Billions of dollars in recently announced federal grants have been called a once-in-a-generation opportunity for internet service in rural America. But the same prediction was made about other plans, and some of those fell far short of their goals.
Billions in rural internet grants could be a once-in-a generation opportunity

That’s because these are incremental and not wholistic ongoing initiatives to bring fiber to every doorstep that was connected to copper telephone lines in the previous century. They will inevitably come up short with limited timelines and budgets and “technical neutrality” favoring substandard stopgaps when this isn’t the clearly expressed goal.
Wisconsin has roughly 246,000 locations lacking access to even minimum broadband speeds of 25 megabit per second downloads and 3 Mbps uploads, and another 217,000 without access to 100 Mbps downloads and 20 Mbps uploads, adequate speeds for many households, according to the state Public Service Commission. The locations are spread across the entire state, said PSC Chairwoman Rebecca Cameron Valcq.
Once again, incrementalism is the reason. Investor-owned telephone and cable companies extend service to discrete, cherry picked neighborhoods where they expect a relatively rapid return on investment and that generate sufficient revenues to be profitable. The resulting infrastructure deficiencies cannot be neatly categorized into broad residential settlement patterns e.g., urban, suburban, exurban, rural. As Karl Bode described the issue, it’s infrastructure that is only half completed, leaving many addresses without fiber connections:
I’ve spent the better part of a life writing about how federal and state telecom regulators and politicians throw billions at companies for fiber networks that then somehow, repeatedly and quite mysteriously, never arrive. It happens over and over and over again, with only fleeting penalties for big ISPs that miss meaningful deployment goals.

Tuesday, August 08, 2023

California BEAD Five Year Action Plan: Substantially greater funding needed for universal FTTP.

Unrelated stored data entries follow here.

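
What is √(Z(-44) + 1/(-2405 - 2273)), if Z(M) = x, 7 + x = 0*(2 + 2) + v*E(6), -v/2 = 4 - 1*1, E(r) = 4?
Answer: I*√678398882/4678 ≈ 5.5678*I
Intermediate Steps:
v = -6 (v = -2*(4 - 1*1) = -2*(4 - 1) = -2*3 = -6)
x = -31 (x = -7 + (0*(2 + 2) - 6*4) = -7 + (0*4 - 24) = -7 + (0 - 24) = -7 - 24 = -31)
Z(M) = -31
√(Z(-44) + 1/(-2405 - 2273)) = √(-31 + 1/(-2405 - 2273)) = √(-31 + 1/(-4678)) = √(-31 - 1/4678) = √(-145019/4678) = I*√678398882/4678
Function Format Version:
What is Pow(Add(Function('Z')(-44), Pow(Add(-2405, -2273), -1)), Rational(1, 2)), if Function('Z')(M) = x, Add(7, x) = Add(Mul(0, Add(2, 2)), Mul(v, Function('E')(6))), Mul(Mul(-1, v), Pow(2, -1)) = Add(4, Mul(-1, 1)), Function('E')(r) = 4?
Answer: Mul(Rational(1, 4678), I, Pow(678398882, Rational(1, 2))) ≈ Mul(5.5678, I)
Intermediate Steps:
v = -6 (v = Mul(-2, Add(4, Mul(-1, 1))) = Mul(-2, Add(4, -1)) = Mul(-2, 3) = -6)
x = -31 (x = Add(-7, Add(Mul(0, Add(2, 2)), Mul(-6, 4))) = Add(-7, Add(Mul(0, 4), -24)) = Add(-7, Add(0, -24)) = Add(-7, -24) = -31)
Function('Z')(M) = -31
Pow(Add(Function('Z')(-44), Pow(Add(-2405, -2273), -1)), Rational(1, 2)) = Pow(Add(-31, Pow(Add(-2405, -2273), -1)), Rational(1, 2)) = Pow(Add(-31, Pow(-4678, -1)), Rational(1, 2)) = Pow(Add(-31, Rational(-1, 4678)), Rational(1, 2)) = Pow(Rational(-145019, 4678), Rational(1, 2)) = Mul(Rational(1, 4678), I, Pow(678398882, Rational(1, 2)))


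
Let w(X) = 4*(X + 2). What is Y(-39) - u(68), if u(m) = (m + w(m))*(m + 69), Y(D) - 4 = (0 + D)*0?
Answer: -47672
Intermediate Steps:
w(X) = 8 + 4*X (w(X) = 4*(2 + X) = 8 + 4*X)
Y(D) = 4 (Y(D) = 4 + (0 + D)*0 = 4 + D*0 = 4 + 0 = 4)
u(m) = (8 + 5*m)*(69 + m) (u(m) = (m + (8 + 4*m))*(m + 69) = (8 + 5*m)*(69 + m))
Y(-39) - u(68) = 4 - (552 + 5*68**2 + 353*68) = 4 - (552 + 5*4624 + 24004) = 4 - (552 + 23120 + 24004) = 4 - 1*47676 = 4 - 47676 = -47672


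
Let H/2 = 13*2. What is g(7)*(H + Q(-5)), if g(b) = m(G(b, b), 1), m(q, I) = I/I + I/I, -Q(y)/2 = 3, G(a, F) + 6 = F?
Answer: 92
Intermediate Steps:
G(a, F) = -6 + F
H = 52 (H = 2*(13*2) = 2*26 = 52)
Q(y) = -6 (Q(y) = -2*3 = -6)
m(q, I) = 2 (m(q, I) = 1 + 1 = 2)
g(b) = 2
g(7)*(H + Q(-5)) = 2*(52 - 6) = 2*46 = 92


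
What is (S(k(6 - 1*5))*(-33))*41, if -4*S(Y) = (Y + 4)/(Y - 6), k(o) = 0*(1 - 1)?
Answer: -451/2 ≈ -225.50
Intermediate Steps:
k(o) = 0 (k(o) = 0*0 = 0)
S(Y) = -(4 + Y)/(4*(-6 + Y)) (S(Y) = -(Y + 4)/(4*(Y - 6)) = -(4 + Y)/(4*(-6 + Y)))
(S(k(6 - 1*5))*(-33))*41 = (((-4 - 1*0)/(4*(-6 + 0)))*(-33))*41 = (((1/4)*(-4 + 0)/(-6))*(-33))*41 = (((1/4)*(-1/6)*(-4))*(-33))*41 = ((1/6)*(-33))*41 = -11/2*41 = -451/2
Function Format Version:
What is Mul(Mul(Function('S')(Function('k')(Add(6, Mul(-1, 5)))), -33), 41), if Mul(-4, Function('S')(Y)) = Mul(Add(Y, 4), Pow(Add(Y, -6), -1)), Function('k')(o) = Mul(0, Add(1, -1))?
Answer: Rational(-451, 2) ≈ -225.50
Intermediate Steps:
Function('k')(o) = 0 (Function('k')(o) = Mul(0, 0) = 0)
Function('S')(Y) = Mul(Rational(-1, 4), Pow(Add(-6, Y), -1), Add(4, Y)) (Function('S')(Y) = Mul(Rational(-1, 4), Mul(Add(Y, 4), Pow(Add(Y, -6), -1))) = Mul(Rational(-1, 4), Mul(Add(4, Y), Pow(Add(-6, Y), -1))) = Mul(Rational(-1, 4), Mul(Pow(Add(-6, Y), -1), Add(4, Y))) = Mul(Rational(-1, 4), Pow(Add(-6, Y), -1), Add(4, Y)))
Mul(Mul(Function('S')(Function('k')(Add(6, Mul(-1, 5)))), -33), 41) = Mul(Mul(Mul(Rational(1, 4), Pow(Add(-6, 0), -1), Add(-4, Mul(-1, 0))), -33), 41) = Mul(Mul(Mul(Rational(1, 4), Pow(-6, -1), Add(-4, 0)), -33), 41) = Mul(Mul(Mul(Rational(1, 4), Rational(-1, 6), -4), -33), 41) = Mul(Mul(Rational(1, 6), -33), 41) = Mul(Rational(-11, 2), 41) = Rational(-451, 2)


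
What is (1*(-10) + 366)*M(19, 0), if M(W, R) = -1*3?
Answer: -1068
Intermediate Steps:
M(W, R) = -3
(1*(-10) + 366)*M(19, 0) = (1*(-10) + 366)*(-3) = (-10 + 366)*(-3) = 356*(-3) = -1068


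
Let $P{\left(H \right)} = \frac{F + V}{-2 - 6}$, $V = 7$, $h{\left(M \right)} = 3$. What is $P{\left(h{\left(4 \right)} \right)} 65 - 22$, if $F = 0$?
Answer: $- \frac{631}{8} \approx -78.875$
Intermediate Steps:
$P{\left(H \right)} = - \frac{7}{8}$ ($P{\left(H \right)} = \frac{0 + 7}{-2 - 6} = \frac{7}{-8} = 7 \left(- \frac{1}{8}\right) = - \frac{7}{8}$)
$P{\left(h{\left(4 \right)} \right)} 65 - 22 = \left(- \frac{7}{8}\right) 65 - 22 = - \frac{455}{8} - 22 = - \frac{631}{8}$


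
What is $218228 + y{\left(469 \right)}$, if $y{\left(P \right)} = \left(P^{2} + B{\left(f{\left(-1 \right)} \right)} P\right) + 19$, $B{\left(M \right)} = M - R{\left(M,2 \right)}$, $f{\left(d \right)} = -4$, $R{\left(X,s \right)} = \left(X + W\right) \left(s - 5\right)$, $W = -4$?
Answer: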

California is unable to assure the timely construction of universal fiber to the premises (FTTP) infrastructure – estimated to cost $9.78 billion including infrastructure hardening in areas with high wildfire risk – because less than half that amount is available as federal and state subsidy funding.

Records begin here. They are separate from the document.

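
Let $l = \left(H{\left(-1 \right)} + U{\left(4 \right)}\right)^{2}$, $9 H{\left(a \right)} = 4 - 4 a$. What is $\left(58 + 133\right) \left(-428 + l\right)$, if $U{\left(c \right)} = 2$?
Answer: $- \frac{6492472}{81} \approx -80154.0$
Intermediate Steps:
$H{\left(a \right)} = \frac{4}{9} - \frac{4 a}{9}$ ($H{\left(a \right)} = \frac{4 - 4 a}{9} = \frac{4}{9} - \frac{4 a}{9}$)
$l = \frac{676}{81}$ ($l = \left(\left(\frac{4}{9} - - \frac{4}{9}\right) + 2\right)^{2} = \left(\left(\frac{4}{9} + \frac{4}{9}\right) + 2\right)^{2} = \left(\frac{8}{9} + 2\right)^{2} = \left(\frac{26}{9}\right)^{2} = \frac{676}{81} \approx 8.3457$)
$\left(58 + 133\right) \left(-428 + l\right) = \left(58 + 133\right) \left(-428 + \frac{676}{81}\right) = 191 \left(- \frac{33992}{81}\right) = - \frac{6492472}{81}$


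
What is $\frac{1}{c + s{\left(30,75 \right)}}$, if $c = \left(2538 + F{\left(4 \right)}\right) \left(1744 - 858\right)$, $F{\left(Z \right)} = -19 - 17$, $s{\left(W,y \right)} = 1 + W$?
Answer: $\frac{1}{2216803} \approx 4.511 \cdot 10^{-7}$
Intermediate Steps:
$F{\left(Z \right)} = -36$
$c = 2216772$ ($c = \left(2538 - 36\right) \left(1744 - 858\right) = 2502 \cdot 886 = 2216772$)
$\frac{1}{c + s{\left(30,75 \right)}} = \frac{1}{2216772 + \left(1 + 30\right)} = \frac{1}{2216772 + 31} = \frac{1}{2216803}$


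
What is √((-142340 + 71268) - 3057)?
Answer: I*√74129 ≈ 272.27*I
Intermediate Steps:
√((-142340 + 71268) - 3057) = √(-71072 - 3057) = √(-74129) = I*√74129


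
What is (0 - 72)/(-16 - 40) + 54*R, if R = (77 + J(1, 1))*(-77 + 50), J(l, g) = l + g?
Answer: -806265/7 ≈ -1.1518e+5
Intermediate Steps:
J(l, g) = g + l
R = -2133 (R = (77 + (1 + 1))*(-77 + 50) = (77 + 2)*(-27) = 79*(-27) = -2133)
(0 - 72)/(-16 - 40) + 54*R = (0 - 72)/(-16 - 40) + 54*(-2133) = -72/(-56) - 115182 = -72*(-1/56) - 115182 = 9/7 - 115182 = -806265/7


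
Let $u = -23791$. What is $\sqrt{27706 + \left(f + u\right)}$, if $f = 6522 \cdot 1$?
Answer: $7 \sqrt{213} \approx 102.16$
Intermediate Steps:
$f = 6522$
$\sqrt{27706 + \left(f + u\right)} = \sqrt{27706 + \left(6522 - 23791\right)} = \sqrt{27706 - 17269} = \sqrt{10437} = 7 \sqrt{213}$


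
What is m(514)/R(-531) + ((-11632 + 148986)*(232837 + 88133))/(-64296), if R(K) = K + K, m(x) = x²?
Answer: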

That’s according to the state’s draft Five Year Action Plan required by the National Telecommunications and Information Administration’s (NTIA) Broadband Equity, Access and Deployment (BEAD) program. BEAD requires states to file “a comprehensive, high-level plan for providing reliable, affordable, high-speed internet service throughout the (state) including the estimated timeline and cost for universal service.” Additionally, the plans must include an estimated timeline and cost for universal service and planned utilization of federal, state, and local funding sources to pay for it.

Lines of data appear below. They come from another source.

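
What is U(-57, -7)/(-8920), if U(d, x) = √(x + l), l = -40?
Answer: -I*√47/8920 ≈ -0.00076857*I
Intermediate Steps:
U(d, x) = √(-40 + x) (U(d, x) = √(x - 40) = √(-40 + x))
U(-57, -7)/(-8920) = √(-40 - 7)/(-8920) = √(-47)*(-1/8920) = (I*√47)*(-1/8920) = -I*√47/8920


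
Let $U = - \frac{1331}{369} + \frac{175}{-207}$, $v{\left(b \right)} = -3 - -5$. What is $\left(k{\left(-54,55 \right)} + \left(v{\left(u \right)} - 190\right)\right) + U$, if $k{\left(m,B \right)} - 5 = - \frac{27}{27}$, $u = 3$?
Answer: $- \frac{533132}{2829} \approx -188.45$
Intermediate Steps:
$v{\left(b \right)} = 2$ ($v{\left(b \right)} = -3 + 5 = 2$)
$k{\left(m,B \right)} = 4$ ($k{\left(m,B \right)} = 5 - \frac{27}{27} = 5 - 1 = 4$)
$U = - \frac{12596}{2829}$ ($U = \left(-1331\right) \frac{1}{369} + 175 \left(- \frac{1}{207}\right) = - \frac{1331}{369} - \frac{175}{207} = - \frac{12596}{2829} \approx -4.4525$)
$\left(k{\left(-54,55 \right)} + \left(v{\left(u \right)} - 190\right)\right) + U = \left(4 + \left(2 - 190\right)\right) - \frac{12596}{2829} = \left(4 - 188\right) - \frac{12596}{2829} = -184 - \frac{12596}{2829} = - \frac{533132}{2829}$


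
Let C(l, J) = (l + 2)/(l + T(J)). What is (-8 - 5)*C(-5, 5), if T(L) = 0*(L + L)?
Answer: -39/5 ≈ -7.8000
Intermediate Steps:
T(L) = 0 (T(L) = 0*(2*L) = 0)
C(l, J) = (2 + l)/l (C(l, J) = (l + 2)/(l + 0) = (2 + l)/l)
(-8 - 5)*C(-5, 5) = (-8 - 5)*((2 - 5)/(-5)) = -(-13)*(-3)/5 = -13*3/5 = -39/5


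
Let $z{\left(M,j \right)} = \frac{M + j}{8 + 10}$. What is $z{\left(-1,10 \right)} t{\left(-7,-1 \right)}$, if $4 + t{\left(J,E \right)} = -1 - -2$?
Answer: $- \frac{3}{2} \approx -1.5$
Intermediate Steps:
$t{\left(J,E \right)} = -3$ ($t{\left(J,E \right)} = -4 - -1 = -4 + \left(-1 + 2\right) = -4 + 1 = -3$)
$z{\left(M,j \right)} = \frac{M}{18} + \frac{j}{18}$ ($z{\left(M,j \right)} = \frac{M + j}{18} = \left(M + j\right) \frac{1}{18} = \frac{M}{18} + \frac{j}{18}$)
$z{\left(-1,10 \right)} t{\left(-7,-1 \right)} = \left(\frac{1}{18} \left(-1\right) + \frac{1}{18} \cdot 10\right) \left(-3\right) = \left(- \frac{1}{18} + \frac{5}{9}\right) \left(-3\right) = \frac{1}{2} \left(-3\right) = - \frac{3}{2}$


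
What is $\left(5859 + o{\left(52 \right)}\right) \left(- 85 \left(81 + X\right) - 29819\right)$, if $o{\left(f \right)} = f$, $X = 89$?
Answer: $-261674059$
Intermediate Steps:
$\left(5859 + o{\left(52 \right)}\right) \left(- 85 \left(81 + X\right) - 29819\right) = \left(5859 + 52\right) \left(- 85 \left(81 + 89\right) - 29819\right) = 5911 \left(\left(-85\right) 170 - 29819\right) = 5911 \left(-14450 - 29819\right) = 5911 \left(-44269\right) = -261674059$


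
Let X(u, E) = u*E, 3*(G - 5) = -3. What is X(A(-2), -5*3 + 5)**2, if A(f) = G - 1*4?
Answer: 0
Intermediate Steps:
G = 4 (G = 5 + (1/3)*(-3) = 5 - 1 = 4)
A(f) = 0 (A(f) = 4 - 1*4 = 4 - 4 = 0)
X(u, E) = E*u
X(A(-2), -5*3 + 5)**2 = ((-5*3 + 5)*0)**2 = ((-15 + 5)*0)**2 = (-10*0)**2 = 0**2 = 0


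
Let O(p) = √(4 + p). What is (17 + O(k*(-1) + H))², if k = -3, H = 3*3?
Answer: 441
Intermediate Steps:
H = 9
(17 + O(k*(-1) + H))² = (17 + √(4 + (-3*(-1) + 9)))² = (17 + √(4 + (3 + 9)))² = (17 + √(4 + 12))² = (17 + √16)² = (17 + 4)² = 21² = 441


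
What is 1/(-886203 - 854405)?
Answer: -1/1740608 ≈ -5.7451e-7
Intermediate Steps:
1/(-886203 - 854405) = 1/(-1740608) = -1/1740608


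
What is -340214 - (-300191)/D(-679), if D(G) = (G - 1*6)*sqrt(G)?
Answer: -340214 + 300191*I*sqrt(679)/465115 ≈ -3.4021e+5 + 16.818*I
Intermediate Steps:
D(G) = sqrt(G)*(-6 + G) (D(G) = (G - 6)*sqrt(G) = (-6 + G)*sqrt(G) = sqrt(G)*(-6 + G))
-340214 - (-300191)/D(-679) = -340214 - (-300191)/(sqrt(-679)*(-6 - 679)) = -340214 - (-300191)/((I*sqrt(679))*(-685)) = -340214 - (-300191)/((-685*I*sqrt(679))) = -340214 - (-300191)*I*sqrt(679)/465115 = -340214 + 300191*I*sqrt(679)/465115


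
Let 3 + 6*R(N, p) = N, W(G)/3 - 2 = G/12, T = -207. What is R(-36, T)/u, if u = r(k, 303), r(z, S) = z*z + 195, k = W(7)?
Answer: -104/4081 ≈ -0.025484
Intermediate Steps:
W(G) = 6 + G/4 (W(G) = 6 + 3*(G/12) = 6 + G/4)
R(N, p) = -½ + N/6
k = 31/4 (k = 6 + (¼)*7 = 6 + 7/4 = 31/4 ≈ 7.7500)
r(z, S) = 195 + z² (r(z, S) = z² + 195 = 195 + z²)
u = 4081/16 (u = 195 + (31/4)² = 195 + 961/16 = 4081/16 ≈ 255.06)
R(-36, T)/u = (-½ + (⅙)*(-36))/(4081/16) = (-½ - 6)*(16/4081) = -13/2*16/4081 = -104/4081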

“This estimate assumes no re-use of existing infrastructure (e.g., poles, conduit, manholes, etc.) in the total investment,” the draft plan prepared by the California Public Utilities Commission states. “The timeline for universal service with fiber-to-the-premises would extend beyond the BEAD funding timeline and require additional federal and state funding.”

The draft plan cautions given the Golden State’s large size, it may be challenging for BEAD-funded subgrantees to deploy infrastructure within the required five-year timeline. Additionally, “the CPUC recognizes that developing sufficient capacity may be a challenge for some potential subgrantees, including small ISPs and localities and other entities” as well as permitting challenges.

Oregon’s draft Five Year Action Plan similarly concluded that state’s BEAD funding allocation would not sufficiently subsidize universal FTTP. Like Oregon, California’s draft plan calls for the possible use of alternatives funded by the state’s $1.86 billion BEAD allocation. Those deemed “reliable” by the NTIA include hybrid fiber-coaxial cable, digital subscriber line (DSL) technology and terrestrial fixed wireless utilizing entirely licensed spectrum or using a hybrid of licensed and unlicensed spectrum.